Understanding whether hormonal contraception increases women's risk of HIV acquisition is a public health priority. This review summarizes recent epidemiologic and biologic data, and considers the implications of new evidence on research and programmatic efforts.

Recent findings

Two secondary analyses of HIV prevention trials demonstrated increased HIV risk among depot medroxyprogesterone acetate (DMPA) users compared with nonhormonal/no method users and norethisterone enanthate (NET-EN) users. A study of women in serodiscordant partnerships found no significant association for DMPA or implants.
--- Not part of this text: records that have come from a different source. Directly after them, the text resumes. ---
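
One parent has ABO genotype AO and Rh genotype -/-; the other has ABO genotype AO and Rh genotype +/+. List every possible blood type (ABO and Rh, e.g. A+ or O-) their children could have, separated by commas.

O+, A+

Gametes from AO × AO give offspring ABO genotypes AA, AO, OO, i.e. phenotypes O, A.
Rh cross -/- × +/+ → phenotypes Rh+.
Combining independently: O+, A+.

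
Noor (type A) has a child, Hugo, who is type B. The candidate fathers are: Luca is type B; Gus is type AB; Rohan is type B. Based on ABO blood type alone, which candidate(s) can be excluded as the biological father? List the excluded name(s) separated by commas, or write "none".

none

A candidate is excluded only if no genotype consistent with his phenotype could produce a type B child with a type A mother.
Every candidate has at least one consistent genotype combination, so none can be excluded.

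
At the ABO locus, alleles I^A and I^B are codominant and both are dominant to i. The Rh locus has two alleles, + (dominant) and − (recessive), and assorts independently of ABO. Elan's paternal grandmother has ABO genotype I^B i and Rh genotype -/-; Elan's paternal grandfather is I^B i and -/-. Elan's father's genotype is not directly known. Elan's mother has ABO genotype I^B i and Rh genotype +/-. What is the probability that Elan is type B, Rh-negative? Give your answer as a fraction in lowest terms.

3/8

Elan's father's ABO genotype from I^B i × I^B i: 1/4 I^B I^B, 1/2 I^B i, 1/4 i i.
Crossing each possibility with the mother I^B i and summing P(type B): 1/4·1 + 1/2·3/4 + 1/4·1/2 = 3/4.
Similarly for Rh via the father's Rh distribution: P(Rh-) = 1/2.
Independent loci: 3/4 × 1/2 = 3/8.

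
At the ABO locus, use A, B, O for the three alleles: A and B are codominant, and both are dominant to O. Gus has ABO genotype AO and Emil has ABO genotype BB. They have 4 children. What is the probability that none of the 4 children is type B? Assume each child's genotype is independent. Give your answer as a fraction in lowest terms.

ABO cross AO × BB → 1/2 B, 1/2 AB.
So P(type B) = 1/2 per child.
P(not type B) = 1/2 for one child; (1/2)^4 = 1/16.

1/16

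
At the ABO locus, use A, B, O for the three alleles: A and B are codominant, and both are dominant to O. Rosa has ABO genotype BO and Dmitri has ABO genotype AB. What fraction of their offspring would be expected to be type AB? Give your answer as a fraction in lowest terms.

1/4

ABO cross BO × AB → offspring phenotypes: 1/4 A, 1/2 B, 1/4 AB.
So P(type AB) = 1/4.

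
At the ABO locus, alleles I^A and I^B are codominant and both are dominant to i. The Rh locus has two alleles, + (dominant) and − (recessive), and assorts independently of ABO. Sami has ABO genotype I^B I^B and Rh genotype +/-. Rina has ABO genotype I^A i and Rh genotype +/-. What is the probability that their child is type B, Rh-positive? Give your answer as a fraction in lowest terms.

ABO cross I^B I^B × I^A i → offspring phenotypes: 1/2 B, 1/2 AB.
Rh cross +/- × +/- → 3/4 Rh+, 1/4 Rh-.
Independent loci: P(type B, Rh-positive) = 1/2 × 3/4 = 3/8.

3/8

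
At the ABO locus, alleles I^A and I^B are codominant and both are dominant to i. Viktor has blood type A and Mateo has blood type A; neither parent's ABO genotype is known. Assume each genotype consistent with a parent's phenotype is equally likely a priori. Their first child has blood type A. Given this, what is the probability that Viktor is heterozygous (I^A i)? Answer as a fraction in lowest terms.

7/15

Possible genotypes: Viktor ∈ {I^A I^A, I^A i}; Mateo ∈ {I^A I^A, I^A i}.
Weight each parental genotype pair by prior × P(type-A child):
  I^A I^A × I^A I^A: posterior weight 4/15.
  I^A I^A × I^A i: posterior weight 4/15.
  I^A i × I^A I^A: posterior weight 4/15.
  I^A i × I^A i: posterior weight 1/5.
Sum the posterior weight over pairs where Viktor is I^A i: 7/15.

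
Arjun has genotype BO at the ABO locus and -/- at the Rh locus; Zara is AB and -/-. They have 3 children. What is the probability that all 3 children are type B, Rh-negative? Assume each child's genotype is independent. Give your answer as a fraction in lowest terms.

1/8

ABO cross BO × AB → 1/4 A, 1/2 B, 1/4 AB.
Rh cross -/- × -/- → 1 Rh-; so P(type B, Rh-negative) = 1/2 × 1 = 1/2 per child.
All 3 independent: (1/2)^3 = 1/8.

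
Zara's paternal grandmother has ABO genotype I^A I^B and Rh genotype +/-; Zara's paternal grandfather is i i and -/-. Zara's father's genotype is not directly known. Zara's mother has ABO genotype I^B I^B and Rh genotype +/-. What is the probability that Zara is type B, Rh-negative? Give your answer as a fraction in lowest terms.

9/32

Zara's father's ABO genotype from I^A I^B × i i: 1/2 I^A i, 1/2 I^B i.
Crossing each possibility with the mother I^B I^B and summing P(type B): 1/2·1/2 + 1/2·1 = 3/4.
Similarly for Rh via the father's Rh distribution: P(Rh-) = 3/8.
Independent loci: 3/4 × 3/8 = 9/32.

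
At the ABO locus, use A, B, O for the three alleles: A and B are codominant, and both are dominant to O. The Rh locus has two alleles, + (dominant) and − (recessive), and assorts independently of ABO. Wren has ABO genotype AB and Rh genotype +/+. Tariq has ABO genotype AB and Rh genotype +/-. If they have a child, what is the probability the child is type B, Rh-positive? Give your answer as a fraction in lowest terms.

1/4

ABO cross AB × AB → offspring phenotypes: 1/4 A, 1/4 B, 1/2 AB.
Rh cross +/+ × +/- → 1 Rh+.
Independent loci: P(type B, Rh-positive) = 1/4 × 1 = 1/4.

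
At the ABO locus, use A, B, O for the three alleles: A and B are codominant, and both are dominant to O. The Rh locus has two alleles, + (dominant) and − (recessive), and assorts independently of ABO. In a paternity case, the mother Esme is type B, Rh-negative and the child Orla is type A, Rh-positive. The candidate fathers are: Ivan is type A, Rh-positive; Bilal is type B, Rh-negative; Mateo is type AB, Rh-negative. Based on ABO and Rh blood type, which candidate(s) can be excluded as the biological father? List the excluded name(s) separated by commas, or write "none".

Bilal, Mateo

A candidate is excluded only if no genotype consistent with his phenotype could produce a type A, Rh-positive child with a type B, Rh-negative mother.
Bilal (type B, Rh-): no genotype consistent with that phenotype can produce a type-A Rh+ child with a type-B mother.
Mateo (type AB, Rh-): no genotype consistent with that phenotype can produce a type-A Rh+ child with a type-B mother.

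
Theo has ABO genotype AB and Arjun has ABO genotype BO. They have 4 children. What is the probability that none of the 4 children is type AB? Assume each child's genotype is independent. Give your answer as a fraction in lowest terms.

ABO cross AB × BO → 1/4 A, 1/2 B, 1/4 AB.
So P(type AB) = 1/4 per child.
P(not type AB) = 3/4 for one child; (3/4)^4 = 81/256.

81/256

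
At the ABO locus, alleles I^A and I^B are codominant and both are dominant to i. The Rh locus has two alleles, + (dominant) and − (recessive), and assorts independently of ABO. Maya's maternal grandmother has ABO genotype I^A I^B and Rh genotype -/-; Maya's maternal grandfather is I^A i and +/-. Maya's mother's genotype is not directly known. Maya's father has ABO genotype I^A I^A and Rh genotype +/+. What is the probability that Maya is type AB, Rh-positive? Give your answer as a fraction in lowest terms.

Maya's mother's ABO genotype from I^A I^B × I^A i: 1/4 I^A I^A, 1/4 I^A I^B, 1/4 I^A i, 1/4 I^B i.
Crossing each possibility with the father I^A I^A and summing P(type AB): 1/4·0 + 1/4·1/2 + 1/4·0 + 1/4·1/2 = 1/4.
Similarly for Rh via the mother's Rh distribution: P(Rh+) = 1.
Independent loci: 1/4 × 1 = 1/4.

1/4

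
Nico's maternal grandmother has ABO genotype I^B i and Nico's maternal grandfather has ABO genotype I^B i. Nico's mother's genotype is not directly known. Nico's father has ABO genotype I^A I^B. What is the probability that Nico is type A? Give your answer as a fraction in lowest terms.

Nico's mother's ABO genotype from I^B i × I^B i: 1/4 I^B I^B, 1/2 I^B i, 1/4 i i.
Crossing each possibility with the father I^A I^B and summing P(type A): 1/4·0 + 1/2·1/4 + 1/4·1/2 = 1/4.

1/4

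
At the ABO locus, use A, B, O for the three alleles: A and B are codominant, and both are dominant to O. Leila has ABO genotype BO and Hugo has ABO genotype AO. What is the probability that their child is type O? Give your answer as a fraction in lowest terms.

ABO cross BO × AO → offspring phenotypes: 1/4 O, 1/4 A, 1/4 B, 1/4 AB.
So P(type O) = 1/4.

1/4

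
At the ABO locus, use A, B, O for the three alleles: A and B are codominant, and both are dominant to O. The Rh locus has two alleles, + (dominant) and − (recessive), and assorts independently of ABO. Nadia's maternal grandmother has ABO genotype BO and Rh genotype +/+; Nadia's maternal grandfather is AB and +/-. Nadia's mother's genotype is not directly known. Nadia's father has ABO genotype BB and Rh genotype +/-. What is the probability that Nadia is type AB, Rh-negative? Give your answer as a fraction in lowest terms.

1/32

Nadia's mother's ABO genotype from BO × AB: 1/4 AB, 1/4 AO, 1/4 BB, 1/4 BO.
Crossing each possibility with the father BB and summing P(type AB): 1/4·1/2 + 1/4·1/2 + 1/4·0 + 1/4·0 = 1/4.
Similarly for Rh via the mother's Rh distribution: P(Rh-) = 1/8.
Independent loci: 1/4 × 1/8 = 1/32.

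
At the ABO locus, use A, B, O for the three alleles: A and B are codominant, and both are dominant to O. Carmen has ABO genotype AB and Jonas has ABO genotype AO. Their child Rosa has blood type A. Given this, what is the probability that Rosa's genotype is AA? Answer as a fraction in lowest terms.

1/2

Cross AB × AO → 1/4 AA, 1/4 AB, 1/4 AO, 1/4 BO.
Type-A genotypes among offspring: AA (1/4), AO (1/4); total 1/2.
P(AA | type A) = (1/4) / (1/2) = 1/2.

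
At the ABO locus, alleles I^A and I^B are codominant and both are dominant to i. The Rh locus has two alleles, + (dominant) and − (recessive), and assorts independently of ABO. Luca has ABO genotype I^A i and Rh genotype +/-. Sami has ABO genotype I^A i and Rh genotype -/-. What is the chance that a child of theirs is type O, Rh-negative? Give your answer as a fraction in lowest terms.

ABO cross I^A i × I^A i → offspring phenotypes: 1/4 O, 3/4 A.
Rh cross +/- × -/- → 1/2 Rh+, 1/2 Rh-.
Independent loci: P(type O, Rh-negative) = 1/4 × 1/2 = 1/8.

1/8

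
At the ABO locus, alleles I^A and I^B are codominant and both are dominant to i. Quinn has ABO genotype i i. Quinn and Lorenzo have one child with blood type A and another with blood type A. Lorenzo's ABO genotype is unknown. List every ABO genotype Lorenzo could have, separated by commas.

For each candidate genotype of Lorenzo, check whether crossing it with i i can produce every observed child phenotype.
  I^A I^A → possible child types {A} ✓
  I^A I^B → possible child types {A, B} ✓
  I^A i → possible child types {O, A} ✓
  I^B I^B → possible child types {B} ✗
  I^B i → possible child types {O, B} ✗
  i i → possible child types {O} ✗

I^A I^A, I^A I^B, I^A i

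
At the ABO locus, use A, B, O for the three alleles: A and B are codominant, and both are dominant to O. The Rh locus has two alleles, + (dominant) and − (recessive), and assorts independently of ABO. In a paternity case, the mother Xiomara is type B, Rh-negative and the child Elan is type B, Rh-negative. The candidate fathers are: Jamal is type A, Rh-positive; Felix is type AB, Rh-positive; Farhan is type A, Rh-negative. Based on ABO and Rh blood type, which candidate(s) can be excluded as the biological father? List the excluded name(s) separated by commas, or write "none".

A candidate is excluded only if no genotype consistent with his phenotype could produce a type B, Rh-negative child with a type B, Rh-negative mother.
Every candidate has at least one consistent genotype combination, so none can be excluded.

none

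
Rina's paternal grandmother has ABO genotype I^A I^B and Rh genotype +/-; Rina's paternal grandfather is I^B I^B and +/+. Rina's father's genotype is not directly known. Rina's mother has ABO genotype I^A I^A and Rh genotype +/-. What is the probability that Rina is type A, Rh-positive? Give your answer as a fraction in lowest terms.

Rina's father's ABO genotype from I^A I^B × I^B I^B: 1/2 I^A I^B, 1/2 I^B I^B.
Crossing each possibility with the mother I^A I^A and summing P(type A): 1/2·1/2 + 1/2·0 = 1/4.
Similarly for Rh via the father's Rh distribution: P(Rh+) = 7/8.
Independent loci: 1/4 × 7/8 = 7/32.

7/32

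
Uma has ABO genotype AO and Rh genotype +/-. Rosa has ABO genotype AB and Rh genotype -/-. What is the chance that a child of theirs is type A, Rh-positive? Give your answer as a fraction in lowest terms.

ABO cross AO × AB → offspring phenotypes: 1/2 A, 1/4 B, 1/4 AB.
Rh cross +/- × -/- → 1/2 Rh+, 1/2 Rh-.
Independent loci: P(type A, Rh-positive) = 1/2 × 1/2 = 1/4.

1/4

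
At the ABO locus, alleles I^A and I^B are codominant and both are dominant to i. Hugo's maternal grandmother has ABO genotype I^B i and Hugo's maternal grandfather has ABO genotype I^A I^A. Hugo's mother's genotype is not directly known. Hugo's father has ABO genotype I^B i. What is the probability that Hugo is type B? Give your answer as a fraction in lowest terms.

3/8

Hugo's mother's ABO genotype from I^B i × I^A I^A: 1/2 I^A I^B, 1/2 I^A i.
Crossing each possibility with the father I^B i and summing P(type B): 1/2·1/2 + 1/2·1/4 = 3/8.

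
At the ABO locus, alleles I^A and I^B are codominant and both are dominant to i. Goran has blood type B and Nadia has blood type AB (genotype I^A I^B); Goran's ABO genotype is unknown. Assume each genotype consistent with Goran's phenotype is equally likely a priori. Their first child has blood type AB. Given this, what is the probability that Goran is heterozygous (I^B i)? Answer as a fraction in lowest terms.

Possible genotypes: Goran ∈ {I^B I^B, I^B i}; Nadia ∈ {I^A I^B}.
Weight each parental genotype pair by prior × P(type-AB child):
  I^B I^B × I^A I^B: posterior weight 2/3.
  I^B i × I^A I^B: posterior weight 1/3.
Sum the posterior weight over pairs where Goran is I^B i: 1/3.

1/3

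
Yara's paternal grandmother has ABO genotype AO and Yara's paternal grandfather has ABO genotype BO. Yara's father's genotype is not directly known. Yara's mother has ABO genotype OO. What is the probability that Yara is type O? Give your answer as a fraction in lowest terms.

Yara's father's ABO genotype from AO × BO: 1/4 AB, 1/4 AO, 1/4 BO, 1/4 OO.
Crossing each possibility with the mother OO and summing P(type O): 1/4·0 + 1/4·1/2 + 1/4·1/2 + 1/4·1 = 1/2.

1/2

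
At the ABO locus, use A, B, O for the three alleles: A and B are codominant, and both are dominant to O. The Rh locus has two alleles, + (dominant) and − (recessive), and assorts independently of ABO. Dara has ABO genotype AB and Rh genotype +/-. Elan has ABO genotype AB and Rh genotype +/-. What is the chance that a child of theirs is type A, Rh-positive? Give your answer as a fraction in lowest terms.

ABO cross AB × AB → offspring phenotypes: 1/4 A, 1/4 B, 1/2 AB.
Rh cross +/- × +/- → 3/4 Rh+, 1/4 Rh-.
Independent loci: P(type A, Rh-positive) = 1/4 × 3/4 = 3/16.

3/16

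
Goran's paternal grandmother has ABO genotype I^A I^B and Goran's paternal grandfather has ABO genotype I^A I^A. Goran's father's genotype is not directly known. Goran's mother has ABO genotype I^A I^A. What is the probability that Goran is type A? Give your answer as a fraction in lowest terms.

3/4

Goran's father's ABO genotype from I^A I^B × I^A I^A: 1/2 I^A I^A, 1/2 I^A I^B.
Crossing each possibility with the mother I^A I^A and summing P(type A): 1/2·1 + 1/2·1/2 = 3/4.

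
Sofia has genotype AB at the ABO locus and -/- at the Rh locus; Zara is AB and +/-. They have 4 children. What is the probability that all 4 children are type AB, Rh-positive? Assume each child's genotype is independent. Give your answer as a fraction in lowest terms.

1/256

ABO cross AB × AB → 1/4 A, 1/4 B, 1/2 AB.
Rh cross -/- × +/- → 1/2 Rh+, 1/2 Rh-; so P(type AB, Rh-positive) = 1/2 × 1/2 = 1/4 per child.
All 4 independent: (1/4)^4 = 1/256.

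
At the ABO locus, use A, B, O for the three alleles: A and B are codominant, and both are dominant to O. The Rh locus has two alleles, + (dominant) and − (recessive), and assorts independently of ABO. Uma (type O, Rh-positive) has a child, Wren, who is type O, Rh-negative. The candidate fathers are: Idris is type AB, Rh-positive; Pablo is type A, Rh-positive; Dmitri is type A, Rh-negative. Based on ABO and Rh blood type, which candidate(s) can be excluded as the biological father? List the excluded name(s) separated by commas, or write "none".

Idris

A candidate is excluded only if no genotype consistent with his phenotype could produce a type O, Rh-negative child with a type O, Rh-positive mother.
Idris (type AB, Rh+): no genotype consistent with that phenotype can produce a type-O Rh- child with a type-O mother.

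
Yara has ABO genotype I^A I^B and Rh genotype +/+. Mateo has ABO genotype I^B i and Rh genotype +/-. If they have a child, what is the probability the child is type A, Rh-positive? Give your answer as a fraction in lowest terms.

1/4

ABO cross I^A I^B × I^B i → offspring phenotypes: 1/4 A, 1/2 B, 1/4 AB.
Rh cross +/+ × +/- → 1 Rh+.
Independent loci: P(type A, Rh-positive) = 1/4 × 1 = 1/4.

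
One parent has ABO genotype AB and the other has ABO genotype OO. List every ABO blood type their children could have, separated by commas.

Gametes from AB × OO give offspring ABO genotypes AO, BO, i.e. phenotypes A, B.

A, B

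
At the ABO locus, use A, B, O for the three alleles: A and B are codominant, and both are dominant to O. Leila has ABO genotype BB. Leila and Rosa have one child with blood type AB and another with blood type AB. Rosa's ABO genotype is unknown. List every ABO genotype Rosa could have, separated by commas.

AA, AB, AO

For each candidate genotype of Rosa, check whether crossing it with BB can produce every observed child phenotype.
  AA → possible child types {AB} ✓
  AB → possible child types {B, AB} ✓
  AO → possible child types {B, AB} ✓
  BB → possible child types {B} ✗
  BO → possible child types {B} ✗
  OO → possible child types {B} ✗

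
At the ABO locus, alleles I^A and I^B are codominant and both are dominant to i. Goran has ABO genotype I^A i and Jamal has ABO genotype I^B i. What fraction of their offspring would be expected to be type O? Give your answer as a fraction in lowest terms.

ABO cross I^A i × I^B i → offspring phenotypes: 1/4 O, 1/4 A, 1/4 B, 1/4 AB.
So P(type O) = 1/4.

1/4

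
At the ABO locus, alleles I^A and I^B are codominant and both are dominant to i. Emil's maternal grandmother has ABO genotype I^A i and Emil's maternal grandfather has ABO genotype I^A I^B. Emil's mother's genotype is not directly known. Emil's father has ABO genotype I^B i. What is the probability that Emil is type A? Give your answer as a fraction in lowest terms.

Emil's mother's ABO genotype from I^A i × I^A I^B: 1/4 I^A I^A, 1/4 I^A I^B, 1/4 I^A i, 1/4 I^B i.
Crossing each possibility with the father I^B i and summing P(type A): 1/4·1/2 + 1/4·1/4 + 1/4·1/4 + 1/4·0 = 1/4.

1/4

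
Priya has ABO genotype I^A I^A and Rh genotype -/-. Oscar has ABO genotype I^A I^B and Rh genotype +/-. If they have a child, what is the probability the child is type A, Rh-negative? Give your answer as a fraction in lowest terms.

ABO cross I^A I^A × I^A I^B → offspring phenotypes: 1/2 A, 1/2 AB.
Rh cross -/- × +/- → 1/2 Rh+, 1/2 Rh-.
Independent loci: P(type A, Rh-negative) = 1/2 × 1/2 = 1/4.

1/4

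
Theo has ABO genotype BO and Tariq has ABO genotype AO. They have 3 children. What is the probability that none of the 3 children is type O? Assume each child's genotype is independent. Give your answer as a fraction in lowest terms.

27/64

ABO cross BO × AO → 1/4 O, 1/4 A, 1/4 B, 1/4 AB.
So P(type O) = 1/4 per child.
P(not type O) = 3/4 for one child; (3/4)^3 = 27/64.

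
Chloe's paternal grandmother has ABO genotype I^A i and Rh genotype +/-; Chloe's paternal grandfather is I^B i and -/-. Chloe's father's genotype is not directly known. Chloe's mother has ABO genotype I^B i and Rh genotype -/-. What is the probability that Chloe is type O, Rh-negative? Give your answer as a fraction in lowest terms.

Chloe's father's ABO genotype from I^A i × I^B i: 1/4 I^A I^B, 1/4 I^A i, 1/4 I^B i, 1/4 i i.
Crossing each possibility with the mother I^B i and summing P(type O): 1/4·0 + 1/4·1/4 + 1/4·1/4 + 1/4·1/2 = 1/4.
Similarly for Rh via the father's Rh distribution: P(Rh-) = 3/4.
Independent loci: 1/4 × 3/4 = 3/16.

3/16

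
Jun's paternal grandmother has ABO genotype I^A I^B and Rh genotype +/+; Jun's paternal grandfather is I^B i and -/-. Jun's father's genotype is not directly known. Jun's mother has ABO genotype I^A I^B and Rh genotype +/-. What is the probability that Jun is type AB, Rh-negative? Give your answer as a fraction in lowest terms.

3/32

Jun's father's ABO genotype from I^A I^B × I^B i: 1/4 I^A I^B, 1/4 I^A i, 1/4 I^B I^B, 1/4 I^B i.
Crossing each possibility with the mother I^A I^B and summing P(type AB): 1/4·1/2 + 1/4·1/4 + 1/4·1/2 + 1/4·1/4 = 3/8.
Similarly for Rh via the father's Rh distribution: P(Rh-) = 1/4.
Independent loci: 3/8 × 1/4 = 3/32.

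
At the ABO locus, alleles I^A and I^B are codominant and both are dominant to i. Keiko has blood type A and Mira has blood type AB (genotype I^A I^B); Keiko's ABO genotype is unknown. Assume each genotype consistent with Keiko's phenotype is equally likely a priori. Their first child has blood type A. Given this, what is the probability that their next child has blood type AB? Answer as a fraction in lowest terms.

Possible genotypes: Keiko ∈ {I^A I^A, I^A i}; Mira ∈ {I^A I^B}.
Weight each parental genotype pair by prior × P(type-A child):
  I^A I^A × I^A I^B: posterior weight 1/2; P(next child type AB) = 1/2.
  I^A i × I^A I^B: posterior weight 1/2; P(next child type AB) = 1/4.
Weighted sum = 3/8.

3/8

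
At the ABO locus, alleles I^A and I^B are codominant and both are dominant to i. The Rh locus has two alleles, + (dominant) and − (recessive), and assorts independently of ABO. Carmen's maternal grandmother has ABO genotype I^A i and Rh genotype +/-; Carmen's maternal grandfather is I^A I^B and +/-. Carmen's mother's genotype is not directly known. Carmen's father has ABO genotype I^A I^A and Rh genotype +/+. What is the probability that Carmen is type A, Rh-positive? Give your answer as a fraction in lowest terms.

3/4

Carmen's mother's ABO genotype from I^A i × I^A I^B: 1/4 I^A I^A, 1/4 I^A I^B, 1/4 I^A i, 1/4 I^B i.
Crossing each possibility with the father I^A I^A and summing P(type A): 1/4·1 + 1/4·1/2 + 1/4·1 + 1/4·1/2 = 3/4.
Similarly for Rh via the mother's Rh distribution: P(Rh+) = 1.
Independent loci: 3/4 × 1 = 3/4.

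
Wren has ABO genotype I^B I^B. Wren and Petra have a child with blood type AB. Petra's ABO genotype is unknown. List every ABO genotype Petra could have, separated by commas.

I^A I^A, I^A I^B, I^A i

For each candidate genotype of Petra, check whether crossing it with I^B I^B can produce every observed child phenotype.
  I^A I^A → possible child types {AB} ✓
  I^A I^B → possible child types {B, AB} ✓
  I^A i → possible child types {B, AB} ✓
  I^B I^B → possible child types {B} ✗
  I^B i → possible child types {B} ✗
  i i → possible child types {B} ✗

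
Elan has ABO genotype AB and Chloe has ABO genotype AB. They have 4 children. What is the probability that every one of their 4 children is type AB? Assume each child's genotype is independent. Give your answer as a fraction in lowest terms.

ABO cross AB × AB → 1/4 A, 1/4 B, 1/2 AB.
So P(type AB) = 1/2 per child.
All 4 independent: (1/2)^4 = 1/16.

1/16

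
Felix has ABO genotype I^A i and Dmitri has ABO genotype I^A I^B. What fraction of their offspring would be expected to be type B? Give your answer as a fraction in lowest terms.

ABO cross I^A i × I^A I^B → offspring phenotypes: 1/2 A, 1/4 B, 1/4 AB.
So P(type B) = 1/4.

1/4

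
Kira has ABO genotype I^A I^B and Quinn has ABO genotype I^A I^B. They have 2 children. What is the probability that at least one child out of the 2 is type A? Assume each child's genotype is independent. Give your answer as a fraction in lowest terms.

7/16

ABO cross I^A I^B × I^A I^B → 1/4 A, 1/4 B, 1/2 AB.
So P(type A) = 1/4 per child.
P(none) = (3/4)^2 = 9/16; P(at least one) = 1 − 9/16 = 7/16.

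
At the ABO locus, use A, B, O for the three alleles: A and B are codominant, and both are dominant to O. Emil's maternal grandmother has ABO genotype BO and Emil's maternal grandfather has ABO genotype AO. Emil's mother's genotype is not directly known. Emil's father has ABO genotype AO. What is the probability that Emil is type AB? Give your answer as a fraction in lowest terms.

Emil's mother's ABO genotype from BO × AO: 1/4 AB, 1/4 AO, 1/4 BO, 1/4 OO.
Crossing each possibility with the father AO and summing P(type AB): 1/4·1/4 + 1/4·0 + 1/4·1/4 + 1/4·0 = 1/8.

1/8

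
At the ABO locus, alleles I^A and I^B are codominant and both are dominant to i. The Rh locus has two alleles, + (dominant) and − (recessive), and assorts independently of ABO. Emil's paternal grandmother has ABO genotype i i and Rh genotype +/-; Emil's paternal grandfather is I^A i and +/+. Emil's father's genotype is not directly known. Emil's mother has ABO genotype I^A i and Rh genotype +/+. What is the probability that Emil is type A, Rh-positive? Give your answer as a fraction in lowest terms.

5/8

Emil's father's ABO genotype from i i × I^A i: 1/2 I^A i, 1/2 i i.
Crossing each possibility with the mother I^A i and summing P(type A): 1/2·3/4 + 1/2·1/2 = 5/8.
Similarly for Rh via the father's Rh distribution: P(Rh+) = 1.
Independent loci: 5/8 × 1 = 5/8.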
Two meta-analyses found elevated risks of HIV among DMPA users compared with nonhormonal/no method users, with no association for NET-EN or combined oral contraceptive pills. In-vitro and animal model studies identified plausible biological mechanisms by which progestin exposure could increase risk of HIV, depending on the type and dose of progestin, but such mechanisms have not been definitively observed in humans.

Summary

Recent epidemiologic and biologic evidence on hormonal contraception and HIV suggests a harmful profile for DMPA but not combined oral contraceptives. In limited data, NET-EN appears safer than DMPA. More research is needed on other progestin-based methods, especially implants and Sayana Press. Future priorities include updating modeling studies with new pooled estimates, continued basic science to understand biological mechanisms, expanding contraceptive choice, and identifying effective ways to promote dual method use.